The Bottini laboratory studies the mechanism of action of signaling molecules encoded by human autoimmune disease-predisposing genes and also analyzes signal transduction pathways in pathological specimens from patients. The goal is to dissect relevant intracellular pathways to design new methods for disease activity monitoring and to identify new treatment strategies. The laboratory specializes in the study of a family of signaling enzymes called protein tyrosine phosphatases, which regulates phosphorylation of proteins on tyrosine residues.
The first focus of the laboratory is on phosphatase genes that increase risk of autoimmune disease. Dr. Bottini was the first to report that a mutation in the PTPN22 gene, encoding a phosphatase, increases the risk of autoimmunity in humans. Currently PTPN22 is ranked as a major gene for rheumatoid arthritis, juvenile diabetes, and lupus. Dr. Bottini’s laboratory is focused on understanding the mechanism of action and regulation of PTPN22 with the goal of developing personalized ways to treat disease in carriers of autoimmune-predisposing gene variants.

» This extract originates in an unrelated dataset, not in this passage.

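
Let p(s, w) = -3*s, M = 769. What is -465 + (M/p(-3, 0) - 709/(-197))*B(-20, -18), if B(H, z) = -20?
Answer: -3981925/1773 ≈ -2245.9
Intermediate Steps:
-465 + (M/p(-3, 0) - 709/(-197))*B(-20, -18) = -465 + (769/((-3*(-3))) - 709/(-197))*(-20) = -465 + (769/9 - 709*(-1/197))*(-20) = -465 + (769*(1/9) + 709/197)*(-20) = -465 + (769/9 + 709/197)*(-20) = -465 + (157874/1773)*(-20) = -465 - 3157480/1773 = -3981925/1773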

A second focus of the laboratory is on studying biochemical signaling (focusing in particular on the role of phosphatases) in tissue resident cells in arthritis, scleroderma and other diseases. The goal is to develop ways to inhibit the disease promoting action of these cells to help control disease activity without depressing the ability of the immune system to fight against infections and tumors.